Thanks!  That was a fun shot to do.  The girl's mom was just out of frame, throwing the bear over and over again, and for some reason she just couldn't stop laughing.  They really wanted this shot, though, and I was being pretty picky.  This was probably attempt #10 or so.


----------



## craig (Oct 17, 2007)

I think photos 1-4 bring out some special qualities. 5-11 seem pretty standard. What made you choose a yellow background?

Love & Bass


----------



## Universal Polymath (Oct 17, 2007)

craig said:


> What made you choose a yellow background?



She described to me what she envisioned, with this sort of "Bye Bye Birdie" theme in mind (the legs in the air, the rotary-dial phone, etc.), and I just thought the yellow background would suit the scene well, especially given the bright green phone and the colorful outfit she chose.  These were just supposed to be the "fun" pictures we took after the more "traditional" ones were out of the way, and I thought the yellow would boost that fun mood.  It just seemed like something I wouldn't normally see in senior portraits, and I thought I'd give it a try.


----------



## craig (Oct 17, 2007)

Cool. Not a fan of yellow, but that is me. Sounds like it was thought out and that is the main thing. 

Love & Bass


----------



## ericdrichards (Oct 18, 2007)

GORGEOUS!  Great lighting and what a PERFECT model!

ERIC


----------



## Universal Polymath (Oct 19, 2007)

Yeah, Craig, that bright yellow's not for everyone, I know.  Fortunately, the girl and her mother liked it _a lot_ - a lot more than me, too, I'd say.  I've showed them a few pics now, and they are very pleased.

And thanks ericdrichards, glad you like them.


----------



## Universal Polymath (Nov 8, 2007)

Sorry to resurrect such an old thread - I wanted to post a new picture, but didn't feel like it deserved a new thread.

I finished processing this girl's senior pictures, and am getting ready to send them away to be printed in a proof book.  Someone told me I should really make a cover, and that they are often these composite-type images. 

Just wondering, before I send this thing off (since I've never made one before) - Does this look okay?  I'm pretty sure this is kind of what that person was talking about ...


----------



## AprilRamone (Nov 8, 2007)

I think it would help the pictures stand out from the background more if they had thin borders around them. Or one thin border around each row on either side.


----------



## zendianah (Nov 8, 2007)

wow !!  amazing lighting!
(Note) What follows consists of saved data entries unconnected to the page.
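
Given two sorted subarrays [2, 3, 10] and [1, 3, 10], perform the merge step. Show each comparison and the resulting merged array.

Merging process:

Compare 2 vs 1: take 1 from right. Merged: [1]
Compare 2 vs 3: take 2 from left. Merged: [1, 2]
Compare 3 vs 3: take 3 from left. Merged: [1, 2, 3]
Compare 10 vs 3: take 3 from right. Merged: [1, 2, 3, 3]
Compare 10 vs 10: take 10 from left. Merged: [1, 2, 3, 3, 10]
Append remaining from right: [10]. Merged: [1, 2, 3, 3, 10, 10]

Final merged array: [1, 2, 3, 3, 10, 10]
Total comparisons: 5

The merged array is [1, 2, 3, 3, 10, 10], requiring 5 comparisons. The merge step runs in O(n) time where n is the total number of elements.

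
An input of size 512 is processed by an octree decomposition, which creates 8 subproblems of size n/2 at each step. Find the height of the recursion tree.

For divide and conquer with division factor 2:

Problem sizes at each level:
Level 0: 512
Level 1: 256
Level 2: 128
Level 3: 64
Level 4: 32
Level 5: 16
Level 6: 8
Level 7: 4
Level 8: 2
Level 9: 1

The root is level 0 and the size-1 base case is level 9 (the tree spans levels 0 through 9, i.e. 10 levels counting the root), so the depth is the number of divisions: log_2(512) = 9

The recursion tree depth is log_2(512) = 9. At each level, the problem size is divided by 2, so it takes 9 divisions to reduce to a base case of size 1. The algorithm makes 8 recursive calls at each level.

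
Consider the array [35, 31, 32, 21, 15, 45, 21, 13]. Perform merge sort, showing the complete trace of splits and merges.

Merge sort trace:

Split: [35, 31, 32, 21, 15, 45, 21, 13] -> [35, 31, 32, 21] and [15, 45, 21, 13]
  Split: [35, 31, 32, 21] -> [35, 31] and [32, 21]
    Split: [35, 31] -> [35] and [31]
    Merge: [35] + [31] -> [31, 35]
    Split: [32, 21] -> [32] and [21]
    Merge: [32] + [21] -> [21, 32]
  Merge: [31, 35] + [21, 32] -> [21, 31, 32, 35]
  Split: [15, 45, 21, 13] -> [15, 45] and [21, 13]
    Split: [15, 45] -> [15] and [45]
    Merge: [15] + [45] -> [15, 45]
    Split: [21, 13] -> [21] and [13]
    Merge: [21] + [13] -> [13, 21]
  Merge: [15, 45] + [13, 21] -> [13, 15, 21, 45]
Merge: [21, 31, 32, 35] + [13, 15, 21, 45] -> [13, 15, 21, 21, 31, 32, 35, 45]

Final sorted array: [13, 15, 21, 21, 31, 32, 35, 45]

The merge sort proceeds by recursively splitting the array and merging sorted halves.
After all merges, the sorted array is [13, 15, 21, 21, 31, 32, 35, 45].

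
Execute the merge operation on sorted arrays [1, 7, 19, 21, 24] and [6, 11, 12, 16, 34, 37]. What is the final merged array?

Merging process:

Compare 1 vs 6: take 1 from left. Merged: [1]
Compare 7 vs 6: take 6 from right. Merged: [1, 6]
Compare 7 vs 11: take 7 from left. Merged: [1, 6, 7]
Compare 19 vs 11: take 11 from right. Merged: [1, 6, 7, 11]
Compare 19 vs 12: take 12 from right. Merged: [1, 6, 7, 11, 12]
Compare 19 vs 16: take 16 from right. Merged: [1, 6, 7, 11, 12, 16]
Compare 19 vs 34: take 19 from left. Merged: [1, 6, 7, 11, 12, 16, 19]
Compare 21 vs 34: take 21 from left. Merged: [1, 6, 7, 11, 12, 16, 19, 21]
Compare 24 vs 34: take 24 from left. Merged: [1, 6, 7, 11, 12, 16, 19, 21, 24]
Append remaining from right: [34, 37]. Merged: [1, 6, 7, 11, 12, 16, 19, 21, 24, 34, 37]

Final merged array: [1, 6, 7, 11, 12, 16, 19, 21, 24, 34, 37]
Total comparisons: 9

The merged array is [1, 6, 7, 11, 12, 16, 19, 21, 24, 34, 37], requiring 9 comparisons. The merge step runs in O(n) time where n is the total number of elements.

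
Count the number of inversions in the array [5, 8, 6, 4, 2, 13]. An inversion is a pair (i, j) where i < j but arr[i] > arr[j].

Finding inversions in [5, 8, 6, 4, 2, 13]:

(0, 3): arr[0]=5 > arr[3]=4
(0, 4): arr[0]=5 > arr[4]=2
(1, 2): arr[1]=8 > arr[2]=6
(1, 3): arr[1]=8 > arr[3]=4
(1, 4): arr[1]=8 > arr[4]=2
(2, 3): arr[2]=6 > arr[3]=4
(2, 4): arr[2]=6 > arr[4]=2
(3, 4): arr[3]=4 > arr[4]=2

Total inversions: 8

The array has 8 inversion(s): (0,3), (0,4), (1,2), (1,3), (1,4), (2,3), (2,4), (3,4). Each pair (i,j) satisfies i < j and arr[i] > arr[j].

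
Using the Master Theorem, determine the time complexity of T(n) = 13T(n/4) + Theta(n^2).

Master Theorem for T(n) = 13T(n/4) + O(n^2):

a = 13, b = 4, c = 2
log_b(a) = log_4(13) = 1.8502

Case 3: c = 2 > log_4(13) = 1.8502
T(n) = O(n^2) = O(n^2)

For T(n) = 13T(n/4) + O(n^2): log_4(13) = 1.8502. This is Case 3 of the Master Theorem (c > log_b(a), work dominated by root), giving O(n^2).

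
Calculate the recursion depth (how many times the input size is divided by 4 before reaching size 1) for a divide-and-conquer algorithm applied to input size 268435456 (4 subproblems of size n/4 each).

For divide and conquer with division factor 4:

Problem sizes at each level:
Level 0: 268435456
Level 1: 67108864
Level 2: 16777216
Level 3: 4194304
Level 4: 1048576
Level 5: 262144
Level 6: 65536
Level 7: 16384
Level 8: 4096
Level 9: 1024
Level 10: 256
Level 11: 64
Level 12: 16
Level 13: 4
Level 14: 1

The root is level 0 and the size-1 base case is level 14 (the tree spans levels 0 through 14, i.e. 15 levels counting the root), so the depth is the number of divisions: log_4(268435456) = 14

The recursion tree depth is log_4(268435456) = 14. At each level, the problem size is divided by 4, so it takes 14 divisions to reduce to a base case of size 1. The algorithm makes 4 recursive calls at each level.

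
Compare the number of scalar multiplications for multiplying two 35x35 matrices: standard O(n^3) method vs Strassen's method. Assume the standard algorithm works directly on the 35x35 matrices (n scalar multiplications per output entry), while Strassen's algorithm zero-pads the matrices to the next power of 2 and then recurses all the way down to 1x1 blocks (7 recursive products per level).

Matrix multiplication for 35x35 matrices:

Strassen's algorithm requires power-of-2 dimensions. Pad 35x35 to 64x64 (next power of 2).

Standard algorithm: 35^3 = 42875 multiplications
Strassen's algorithm: 7^(log2(64)) = 7^6 = 117649 multiplications
Difference: 42875 - 117649 = -74774 (Strassen uses MORE here due to padding overhead — for small or just-over-power-of-2 n, padding can outweigh the per-level savings)

Standard: 42875 multiplications (35^3). Strassen: 117649 multiplications (7^6, after padding to 64x64). Strassen reduces 8 recursive multiplications to 7 at each level.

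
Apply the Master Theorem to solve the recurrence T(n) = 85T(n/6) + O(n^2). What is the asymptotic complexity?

Master Theorem for T(n) = 85T(n/6) + O(n^2):

a = 85, b = 6, c = 2
log_b(a) = log_6(85) = 2.4795

Case 1: c = 2 < log_6(85) = 2.4795
T(n) = O(n^(log_6 85))

For T(n) = 85T(n/6) + O(n^2): log_6(85) = 2.4795. This is Case 1 of the Master Theorem (c < log_b(a), work dominated by leaves), giving O(n^(log_6 85)).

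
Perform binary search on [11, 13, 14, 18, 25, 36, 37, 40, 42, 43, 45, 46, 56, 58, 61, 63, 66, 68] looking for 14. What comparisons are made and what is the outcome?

Binary search for 14 in [11, 13, 14, 18, 25, 36, 37, 40, 42, 43, 45, 46, 56, 58, 61, 63, 66, 68]:

lo=0, hi=17, mid=8, arr[mid]=42 -> 42 > 14, search left half
lo=0, hi=7, mid=3, arr[mid]=18 -> 18 > 14, search left half
lo=0, hi=2, mid=1, arr[mid]=13 -> 13 < 14, search right half
lo=2, hi=2, mid=2, arr[mid]=14 -> Found target at index 2!

Binary search finds 14 at index 2 after 4 comparisons. The search repeatedly halves the search space by comparing with the middle element.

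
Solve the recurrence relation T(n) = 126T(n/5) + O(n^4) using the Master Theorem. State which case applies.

Master Theorem for T(n) = 126T(n/5) + O(n^4):

a = 126, b = 5, c = 4
log_b(a) = log_5(126) = 3.0050

Case 3: c = 4 > log_5(126) = 3.0050
T(n) = O(n^4) = O(n^4)

For T(n) = 126T(n/5) + O(n^4): log_5(126) = 3.0050. This is Case 3 of the Master Theorem (c > log_b(a), work dominated by root), giving O(n^4).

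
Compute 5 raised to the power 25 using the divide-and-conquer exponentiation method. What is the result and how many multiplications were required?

Computing 5^25 by squaring (build up from 5^1; each line after the first costs one multiplication):

5^1 = 5
5^2 = (5^1)^2 = 5^2 = 25
5^3 = 5 * 5^2 = 5 * 25 = 125
5^6 = (5^3)^2 = 125^2 = 15625
5^12 = (5^6)^2 = 15625^2 = 244140625
5^24 = (5^12)^2 = 244140625^2 = 59604644775390625
5^25 = 5 * 5^24 = 5 * 59604644775390625 = 298023223876953125

Result: 298023223876953125
Multiplications needed: 6 (6 lines after 5^1)

5^25 = 298023223876953125. Using exponentiation by squaring, this requires 6 multiplications. The key idea: if the exponent is even, square the half-power; if odd, multiply by the base once.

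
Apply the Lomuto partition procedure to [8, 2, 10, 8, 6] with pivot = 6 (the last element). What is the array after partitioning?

Lomuto partition with pivot = 6:

Initial array: [8, 2, 10, 8, 6]

arr[0]=8 > 6: no swap
arr[1]=2 <= 6: swap with position 0, array becomes [2, 8, 10, 8, 6]
arr[2]=10 > 6: no swap
arr[3]=8 > 6: no swap

Place pivot at position 1: [2, 6, 10, 8, 8]
Pivot position: 1

After partitioning with pivot 6, the array becomes [2, 6, 10, 8, 8]. The pivot is placed at index 1. All elements to the left of the pivot are <= 6, and all elements to the right are > 6.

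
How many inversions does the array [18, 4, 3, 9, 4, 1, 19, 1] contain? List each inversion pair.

Finding inversions in [18, 4, 3, 9, 4, 1, 19, 1]:

(0, 1): arr[0]=18 > arr[1]=4
(0, 2): arr[0]=18 > arr[2]=3
(0, 3): arr[0]=18 > arr[3]=9
(0, 4): arr[0]=18 > arr[4]=4
(0, 5): arr[0]=18 > arr[5]=1
(0, 7): arr[0]=18 > arr[7]=1
(1, 2): arr[1]=4 > arr[2]=3
(1, 5): arr[1]=4 > arr[5]=1
(1, 7): arr[1]=4 > arr[7]=1
(2, 5): arr[2]=3 > arr[5]=1
(2, 7): arr[2]=3 > arr[7]=1
(3, 4): arr[3]=9 > arr[4]=4
(3, 5): arr[3]=9 > arr[5]=1
(3, 7): arr[3]=9 > arr[7]=1
(4, 5): arr[4]=4 > arr[5]=1
(4, 7): arr[4]=4 > arr[7]=1
(6, 7): arr[6]=19 > arr[7]=1

Total inversions: 17

The array has 17 inversion(s): (0,1), (0,2), (0,3), (0,4), (0,5), (0,7), (1,2), (1,5), (1,7), (2,5), (2,7), (3,4), (3,5), (3,7), (4,5), (4,7), (6,7). Each pair (i,j) satisfies i < j and arr[i] > arr[j].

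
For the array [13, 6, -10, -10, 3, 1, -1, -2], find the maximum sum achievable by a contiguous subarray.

Using Kadane's algorithm on [13, 6, -10, -10, 3, 1, -1, -2]:

Scanning through the array:
Position 1 (value 6): max_ending_here = 19, max_so_far = 19
Position 2 (value -10): max_ending_here = 9, max_so_far = 19
Position 3 (value -10): max_ending_here = -1, max_so_far = 19
Position 4 (value 3): max_ending_here = 3, max_so_far = 19
Position 5 (value 1): max_ending_here = 4, max_so_far = 19
Position 6 (value -1): max_ending_here = 3, max_so_far = 19
Position 7 (value -2): max_ending_here = 1, max_so_far = 19

Maximum subarray: [13, 6]
Maximum sum: 19

The maximum subarray is [13, 6] with sum 19. This subarray runs from index 0 to index 1.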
Im jealous. ! My senior pics are not nearly as good


----------



## Universal Polymath (Nov 8, 2007)

AprilRamone said:


> I think it would help the pictures stand out from the background more if they had thin borders around them. Or one thin border around each row on either side.


 
Hm, hadn't thought of that - good idea!
I'll give that a try.



zendianah said:


> wow !!  amazing lighting!



Thanks, Zendianah!  Glad ya like them.


----------



## Alpha (Nov 8, 2007)

I'd avoid two shots with the umbrella if possible.


----------



## minkster (Nov 8, 2007)

These shots are great! You know how to make seniors look mad freshh ;o)


----------



## Universal Polymath (Nov 8, 2007)

minkster said:


> These shots are great! You know how to make seniors look mad freshh ;o)



Thanks a lot Minkster!  But you know, this is, as of now, my one and only senior portrait session.  Continuing to keep it _freshh_ - Now that's gonna be the challenge.


----------